A. Pendahuluan
Teori sastra, khususnya sejak awal abad ke-20 berkembang
dengan sangat pesat. Perkembangan ini dengan sendirinya sejajar dengan
terjadinya kompleksitas kehidupan manusia, yang kemudian memicu perkembangan genre
sastra. Kemajuan dalam bidang teknologi informasi menopang sarana dan prasarana
penelitian yang secara keseluruhan membantu memberikan kemudahan dalam proses
pelaksanaannya. Fungsi utama karya sastra adalah untuk melukiskan, mencerminkan
kehidupan manusia, sedangkan kehidupan manusia itu sendiri selalu mengalami
perkembangan. Dalam hubungan inilah diperlukan genre dan teori sastra yang
berbeda untuk memahaminya.
Setiap karya sastra pasti memiliki cerita.
Ceritalah yang menjadi tiang penyangga sebuah karya sastra, tanpa cerita dan
penceritaan mungkin tak akan ada rekaman aktivitas kultural. Pernyataan ini
sejalan dengan visi sastra kontemporer yang memandang bahwa sebagai seni waktu,
penceritaan menduduki posisi penting dalam memahami aktivitas kultural, dengan
pertimbangan bahwa di satu pihak ceritalah yang menampilkan keseluruhan unsur
karya.
Berkaitan
dengan masalah konsep cerita dan penceritaan dalam suatu karya sastra itu termasuk
dalam kajian naratologi. Yang mana, hal tersebut akan penulis bahas dalam
makalah ini. Mulai dari pengertian, tokoh-tokoh, dan beberapa hal lain yang
berkaitan dengan strukturalisme naratologi tersebut.
B. Strukturalisme Naratologi
Secara definitif strukturalisme berarti paham mengenai
unsur-unsur, yaitu struktur itu sendiri, dengan mekanisme antar
hubungannya, di satu pihak antarhubungan unsur yang satu dengan unsur lainnya,
di pihak yang lain hubungan antara unsur dengan totalitasnya. Hubungan tersebut
tidak semata-mata bersifat positif, seperti keselarasan, kesesuaian, dan
kesepahaman, tetapi juga bisa negatif, seperti konflik dan pertentangan.
Istilah
struktur sering dikacaukan dengan sistem. Definisi dan ciri-ciri sruktur sering
disamakan dengan definisi dan ciri-ciri sistem. Secara etimologis struktur
berasal dari kata structura (Latin), berati bentuk, bangunan, sedangkan
sistem berasal dari kata systema (Latin), berarti cara. Struktur dengan
demikian menunjuk pada kata benda, sedangkan sistem menunjuk pada kata kerja.

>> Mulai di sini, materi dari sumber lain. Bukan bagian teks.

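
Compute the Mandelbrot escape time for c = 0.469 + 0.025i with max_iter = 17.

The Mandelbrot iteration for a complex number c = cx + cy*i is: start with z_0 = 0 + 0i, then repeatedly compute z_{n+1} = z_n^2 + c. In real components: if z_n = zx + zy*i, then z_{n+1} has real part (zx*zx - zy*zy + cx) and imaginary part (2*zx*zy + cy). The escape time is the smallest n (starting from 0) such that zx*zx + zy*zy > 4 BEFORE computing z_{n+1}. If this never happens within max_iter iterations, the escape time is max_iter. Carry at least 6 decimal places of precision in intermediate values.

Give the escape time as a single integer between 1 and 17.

z_0 = 0 + 0i, c = 0.4690 + 0.0250i
Iter 1: z = 0.4690 + 0.0250i, |z|^2 = 0.2206
Iter 2: z = 0.6883 + 0.0485i, |z|^2 = 0.4762
Iter 3: z = 0.9405 + 0.0917i, |z|^2 = 0.8929
Iter 4: z = 1.3451 + 0.1975i, |z|^2 = 1.8482
Iter 5: z = 2.2392 + 0.5562i, |z|^2 = 5.3233
Escaped at iteration 5

Answer: 5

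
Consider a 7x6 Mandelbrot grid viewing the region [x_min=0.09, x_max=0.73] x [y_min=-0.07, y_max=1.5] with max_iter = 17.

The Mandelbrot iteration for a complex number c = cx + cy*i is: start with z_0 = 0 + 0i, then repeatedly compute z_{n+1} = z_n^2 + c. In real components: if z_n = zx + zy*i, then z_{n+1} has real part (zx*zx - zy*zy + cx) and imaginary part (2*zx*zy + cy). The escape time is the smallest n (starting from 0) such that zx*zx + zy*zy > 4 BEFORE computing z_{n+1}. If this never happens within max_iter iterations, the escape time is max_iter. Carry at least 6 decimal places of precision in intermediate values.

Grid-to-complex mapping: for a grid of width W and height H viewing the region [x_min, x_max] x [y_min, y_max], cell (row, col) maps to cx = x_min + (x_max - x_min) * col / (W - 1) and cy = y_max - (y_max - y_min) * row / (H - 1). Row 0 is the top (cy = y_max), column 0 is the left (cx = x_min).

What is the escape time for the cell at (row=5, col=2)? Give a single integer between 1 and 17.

Answer: 17

Derivation:
z_0 = 0 + 0i, c = 0.3033 + -0.0700i
Iter 1: z = 0.3033 + -0.0700i, |z|^2 = 0.0969
Iter 2: z = 0.3904 + -0.1125i, |z|^2 = 0.1651
Iter 3: z = 0.4431 + -0.1578i, |z|^2 = 0.2213
Iter 4: z = 0.4748 + -0.2099i, |z|^2 = 0.2695
Iter 5: z = 0.4847 + -0.2693i, |z|^2 = 0.3075
Iter 6: z = 0.4658 + -0.3311i, |z|^2 = 0.3265
Iter 7: z = 0.4107 + -0.3784i, |z|^2 = 0.3118
Iter 8: z = 0.3288 + -0.3808i, |z|^2 = 0.2531
Iter 9: z = 0.2664 + -0.3204i, |z|^2 = 0.1737
Iter 10: z = 0.2717 + -0.2407i, |z|^2 = 0.1318
Iter 11: z = 0.3192 + -0.2008i, |z|^2 = 0.1422
Iter 12: z = 0.3649 + -0.1982i, |z|^2 = 0.1724
Iter 13: z = 0.3972 + -0.2146i, |z|^2 = 0.2038
Iter 14: z = 0.4150 + -0.2405i, |z|^2 = 0.2301
Iter 15: z = 0.4177 + -0.2696i, |z|^2 = 0.2472
Iter 16: z = 0.4051 + -0.2953i, |z|^2 = 0.2513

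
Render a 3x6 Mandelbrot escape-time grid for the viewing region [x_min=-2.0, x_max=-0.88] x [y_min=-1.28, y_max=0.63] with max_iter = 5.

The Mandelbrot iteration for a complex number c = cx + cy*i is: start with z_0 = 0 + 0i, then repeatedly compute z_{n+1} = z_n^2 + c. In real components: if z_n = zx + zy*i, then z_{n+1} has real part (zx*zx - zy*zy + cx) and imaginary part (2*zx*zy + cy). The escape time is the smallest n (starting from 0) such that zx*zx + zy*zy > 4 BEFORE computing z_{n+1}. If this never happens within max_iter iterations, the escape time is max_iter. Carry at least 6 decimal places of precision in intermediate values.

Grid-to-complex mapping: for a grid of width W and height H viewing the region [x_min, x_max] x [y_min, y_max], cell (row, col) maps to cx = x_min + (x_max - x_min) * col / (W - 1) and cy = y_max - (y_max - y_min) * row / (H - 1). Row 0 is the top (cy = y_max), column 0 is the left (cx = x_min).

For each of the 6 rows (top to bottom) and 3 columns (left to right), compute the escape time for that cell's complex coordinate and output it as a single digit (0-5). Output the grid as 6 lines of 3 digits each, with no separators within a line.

(row=0, col=0): c = -2.0000 + 0.6300i → escape time 1
(row=0, col=1): c = -1.4400 + 0.6300i → escape time 3
(row=0, col=2): c = -0.8800 + 0.6300i → escape time 5
(row=1, col=0): c = -2.0000 + 0.2480i → escape time 1
(row=1, col=1): c = -1.4400 + 0.2480i → escape time 5
(row=1, col=2): c = -0.8800 + 0.2480i → escape time 5
(row=2, col=0): c = -2.0000 + -0.1340i → escape time 1
(row=2, col=1): c = -1.4400 + -0.1340i → escape time 5
(row=2, col=2): c = -0.8800 + -0.1340i → escape time 5
(row=3, col=0): c = -2.0000 + -0.5160i → escape time 1
(row=3, col=1): c = -1.4400 + -0.5160i → escape time 3
(row=3, col=2): c = -0.8800 + -0.5160i → escape time 5
(row=4, col=0): c = -2.0000 + -0.8980i → escape time 1
(row=4, col=1): c = -1.4400 + -0.8980i → escape time 3
(row=4, col=2): c = -0.8800 + -0.8980i → escape time 3
(row=5, col=0): c = -2.0000 + -1.2800i → escape time 1
(row=5, col=1): c = -1.4400 + -1.2800i → escape time 2
(row=5, col=2): c = -0.8800 + -1.2800i → escape time 3

Answer: 135
155
155
135
133
123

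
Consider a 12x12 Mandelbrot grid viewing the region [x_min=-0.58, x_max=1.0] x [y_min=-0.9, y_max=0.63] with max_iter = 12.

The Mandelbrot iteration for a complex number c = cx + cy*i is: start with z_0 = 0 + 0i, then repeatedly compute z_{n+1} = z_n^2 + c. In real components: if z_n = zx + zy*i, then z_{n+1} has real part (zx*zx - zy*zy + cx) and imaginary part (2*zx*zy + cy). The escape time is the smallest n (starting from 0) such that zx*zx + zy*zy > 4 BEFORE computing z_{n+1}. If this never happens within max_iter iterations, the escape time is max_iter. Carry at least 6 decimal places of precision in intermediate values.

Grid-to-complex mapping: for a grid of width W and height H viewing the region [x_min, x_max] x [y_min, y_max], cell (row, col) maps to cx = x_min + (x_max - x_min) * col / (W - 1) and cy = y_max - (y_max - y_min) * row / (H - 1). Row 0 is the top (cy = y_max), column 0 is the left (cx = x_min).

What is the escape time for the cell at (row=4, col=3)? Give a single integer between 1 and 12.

Answer: 12

Derivation:
z_0 = 0 + 0i, c = -0.1491 + 0.0736i
Iter 1: z = -0.1491 + 0.0736i, |z|^2 = 0.0277
Iter 2: z = -0.1323 + 0.0517i, |z|^2 = 0.0202
Iter 3: z = -0.1343 + 0.0600i, |z|^2 = 0.0216
Iter 4: z = -0.1347 + 0.0575i, |z|^2 = 0.0214
Iter 5: z = -0.1343 + 0.0581i, |z|^2 = 0.0214
Iter 6: z = -0.1344 + 0.0580i, |z|^2 = 0.0214
Iter 7: z = -0.1344 + 0.0580i, |z|^2 = 0.0214
Iter 8: z = -0.1344 + 0.0580i, |z|^2 = 0.0214
Iter 9: z = -0.1344 + 0.0580i, |z|^2 = 0.0214
Iter 10: z = -0.1344 + 0.0580i, |z|^2 = 0.0214
Iter 11: z = -0.1344 + 0.0580i, |z|^2 = 0.0214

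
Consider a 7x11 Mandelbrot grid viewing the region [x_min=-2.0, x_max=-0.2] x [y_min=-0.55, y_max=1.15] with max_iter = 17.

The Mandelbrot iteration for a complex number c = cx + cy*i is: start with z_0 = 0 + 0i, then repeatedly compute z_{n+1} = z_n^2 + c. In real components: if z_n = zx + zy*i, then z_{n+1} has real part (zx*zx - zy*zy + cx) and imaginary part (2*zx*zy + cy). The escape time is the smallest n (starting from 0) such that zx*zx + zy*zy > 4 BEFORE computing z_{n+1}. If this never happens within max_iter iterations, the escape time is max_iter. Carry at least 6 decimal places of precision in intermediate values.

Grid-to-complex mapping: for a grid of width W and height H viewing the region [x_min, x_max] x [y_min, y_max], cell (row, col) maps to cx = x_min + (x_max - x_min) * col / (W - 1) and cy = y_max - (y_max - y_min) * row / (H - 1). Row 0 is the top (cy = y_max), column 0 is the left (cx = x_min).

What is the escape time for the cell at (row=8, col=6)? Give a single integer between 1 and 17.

z_0 = 0 + 0i, c = -0.2000 + -0.2100i
Iter 1: z = -0.2000 + -0.2100i, |z|^2 = 0.0841
Iter 2: z = -0.2041 + -0.1260i, |z|^2 = 0.0575
Iter 3: z = -0.1742 + -0.1586i, |z|^2 = 0.0555
Iter 4: z = -0.1948 + -0.1547i, |z|^2 = 0.0619
Iter 5: z = -0.1860 + -0.1497i, |z|^2 = 0.0570
Iter 6: z = -0.1878 + -0.1543i, |z|^2 = 0.0591
Iter 7: z = -0.1885 + -0.1520i, |z|^2 = 0.0587
Iter 8: z = -0.1876 + -0.1527i, |z|^2 = 0.0585
Iter 9: z = -0.1881 + -0.1527i, |z|^2 = 0.0587
Iter 10: z = -0.1879 + -0.1525i, |z|^2 = 0.0586
Iter 11: z = -0.1879 + -0.1527i, |z|^2 = 0.0586
Iter 12: z = -0.1880 + -0.1526i, |z|^2 = 0.0586
Iter 13: z = -0.1880 + -0.1526i, |z|^2 = 0.0586
Iter 14: z = -0.1880 + -0.1526i, |z|^2 = 0.0586
Iter 15: z = -0.1880 + -0.1526i, |z|^2 = 0.0586
Iter 16: z = -0.1880 + -0.1526i, |z|^2 = 0.0586

Answer: 17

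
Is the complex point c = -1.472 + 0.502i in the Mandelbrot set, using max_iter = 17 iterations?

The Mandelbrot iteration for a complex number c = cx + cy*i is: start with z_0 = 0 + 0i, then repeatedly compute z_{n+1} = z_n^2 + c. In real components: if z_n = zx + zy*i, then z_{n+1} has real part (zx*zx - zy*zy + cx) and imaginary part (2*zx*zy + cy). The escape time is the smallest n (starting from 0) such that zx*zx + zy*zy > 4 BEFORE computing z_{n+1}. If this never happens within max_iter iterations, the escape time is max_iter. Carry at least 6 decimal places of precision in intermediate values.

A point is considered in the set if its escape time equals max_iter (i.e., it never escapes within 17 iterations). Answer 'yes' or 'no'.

Answer: no

Derivation:
z_0 = 0 + 0i, c = -1.4720 + 0.5020i
Iter 1: z = -1.4720 + 0.5020i, |z|^2 = 2.4188
Iter 2: z = 0.4428 + -0.9759i, |z|^2 = 1.1484
Iter 3: z = -2.2283 + -0.3622i, |z|^2 = 5.0965
Escaped at iteration 3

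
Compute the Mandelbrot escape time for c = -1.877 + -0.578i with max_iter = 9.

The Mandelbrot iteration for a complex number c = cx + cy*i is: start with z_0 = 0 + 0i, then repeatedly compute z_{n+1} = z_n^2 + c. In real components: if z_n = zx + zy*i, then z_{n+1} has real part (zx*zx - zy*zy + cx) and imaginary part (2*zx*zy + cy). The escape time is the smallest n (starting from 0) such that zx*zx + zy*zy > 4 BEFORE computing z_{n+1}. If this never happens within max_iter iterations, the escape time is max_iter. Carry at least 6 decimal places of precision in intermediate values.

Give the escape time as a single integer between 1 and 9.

z_0 = 0 + 0i, c = -1.8770 + -0.5780i
Iter 1: z = -1.8770 + -0.5780i, |z|^2 = 3.8572
Iter 2: z = 1.3120 + 1.5918i, |z|^2 = 4.2553
Escaped at iteration 2

Answer: 2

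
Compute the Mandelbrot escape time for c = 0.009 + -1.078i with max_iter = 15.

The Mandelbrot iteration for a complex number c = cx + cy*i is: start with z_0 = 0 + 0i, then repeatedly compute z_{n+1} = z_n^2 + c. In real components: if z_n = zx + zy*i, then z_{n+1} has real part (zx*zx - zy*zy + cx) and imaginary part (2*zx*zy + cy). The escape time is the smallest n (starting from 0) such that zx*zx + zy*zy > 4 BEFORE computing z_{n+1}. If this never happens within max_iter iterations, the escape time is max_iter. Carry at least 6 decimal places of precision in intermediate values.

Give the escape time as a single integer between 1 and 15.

Answer: 4

Derivation:
z_0 = 0 + 0i, c = 0.0090 + -1.0780i
Iter 1: z = 0.0090 + -1.0780i, |z|^2 = 1.1622
Iter 2: z = -1.1530 + -1.0974i, |z|^2 = 2.5337
Iter 3: z = 0.1341 + 1.4526i, |z|^2 = 2.1281
Iter 4: z = -2.0831 + -0.6883i, |z|^2 = 4.8132
Escaped at iteration 4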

Pengertian-pengertian struktur yang telah digunakan untuk menunjuk unsur-unsur
yang membentuk totalitas pada dasarnya telah mengimplikasikan keterlibatan
sistem. Artinya, cara kerja sebagaimana ditunjukkan oleh mekanisme antar
hubungan sehingga terbentuk totalitas adalah sistem. Dengan kalimat lain, tanpa
keterlibatan sistem, maka unsur-unsur hanyalah agregasi.
Dalam buku Teori, Metode dan Teknik
Penelitian Sastra dijelaskan bahwa naratologi berasal dari kata narration
(bahasa Latin, berarti cerita, perkataan, kisah, hikayat) dan logos (ilmu).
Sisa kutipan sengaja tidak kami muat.